Angelino recommends creating or following two basic workouts: one for the upper body and one for the lower body. Then make four versions of each workout: a long and short one you can do at the gym and a long and short one you can do at home.

“Instead of forcing yourself to adhere to working out in a specific way, it’s much more effective to tailor the way you work out to how you’re feeling and your life circumstances,” Angelino says.

You can also create options for exercise by cycling through various workouts you enjoy or feel in the mood to do on a certain day. Maybe you dance in your living room instead of going for a jog, or you take a long walk in the neighbourhood if you miss a fitness class.

“When you say, ‘I’m not in the mood,’ what you’re saying is, ‘I don’t feel like doing what I plan to do,’” Segar says. “It’s all about getting creative and rethinking what the options are.”

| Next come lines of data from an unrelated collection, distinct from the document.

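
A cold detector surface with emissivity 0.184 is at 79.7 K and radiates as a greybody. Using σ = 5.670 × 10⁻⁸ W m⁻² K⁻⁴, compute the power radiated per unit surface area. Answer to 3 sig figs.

Stefan–Boltzmann: I = εσT⁴ = 0.184 × 5.670×10⁻⁸ × (79.7)⁴ = 0.421 W/m².

I ≈ 0.421 W/m²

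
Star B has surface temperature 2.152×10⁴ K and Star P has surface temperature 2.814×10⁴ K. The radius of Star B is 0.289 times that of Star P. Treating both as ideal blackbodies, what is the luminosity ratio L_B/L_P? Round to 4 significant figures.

L ∝ R²T⁴, so L_B/L_P = (R_B/R_P)²(T_B/T_P)⁴ = (0.289)² × (2.152×10⁴/2.814×10⁴)⁴ = 0.083521 × 0.342037 = 0.02857.

L_B/L_P ≈ 0.02857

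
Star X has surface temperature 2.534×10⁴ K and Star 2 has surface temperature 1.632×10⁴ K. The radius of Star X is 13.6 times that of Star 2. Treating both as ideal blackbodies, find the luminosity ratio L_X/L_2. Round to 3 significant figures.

L_X/L_2 ≈ 1.08×10³

L ∝ R²T⁴, so L_X/L_2 = (R_X/R_2)²(T_X/T_2)⁴ = (13.6)² × (2.534×10⁴/1.632×10⁴)⁴ = 184.96 × 5.81227 = 1.08×10³.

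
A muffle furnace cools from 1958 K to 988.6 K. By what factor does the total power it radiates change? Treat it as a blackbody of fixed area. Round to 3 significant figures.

P ∝ T⁴, so P₂/P₁ = (T₂/T₁)⁴ = (988.6/1958)⁴ = (0.504903)⁴ = 0.0650.

P₂/P₁ ≈ 0.0650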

7. Skip the Workout and Move More Instead

If you don’t feel like doing an official workout that requires a change of clothes and a list of exercises, you can still reap the benefits of physical activity by incorporating more movement into your day. Walk to take care of the errands on your list or do a few burpees in your living room, says ACSM-certified personal trainer Jorge Cruise. “It’s a matter of doing something that’s realistic, whether it’s eight minutes or two hours,” he says.

Research shows that as little as two minutes of vigorous physical activity at a time – totalling just 19 minutes a week – is linked to a decreased risk of cancer, heart disease, and early death.

More movement is linked with more benefits to an extent. The bottom line is that some is better than none.

8. Take a Rest Day or Week

Sometimes not being in the mood for exercise means you should take some time off. At the extreme, declining motivation and low energy can be signs of overtraining syndrome, a potentially dangerous condition, per the National Academy of Sports Medicine.

“If you’re feeling a deep-set fatigue and that’s what’s causing low motivation, you may be better off going for a walk or doing some light stretching in place of your usual workout,” Capritto says. “Rest is an important component of a fitness routine.”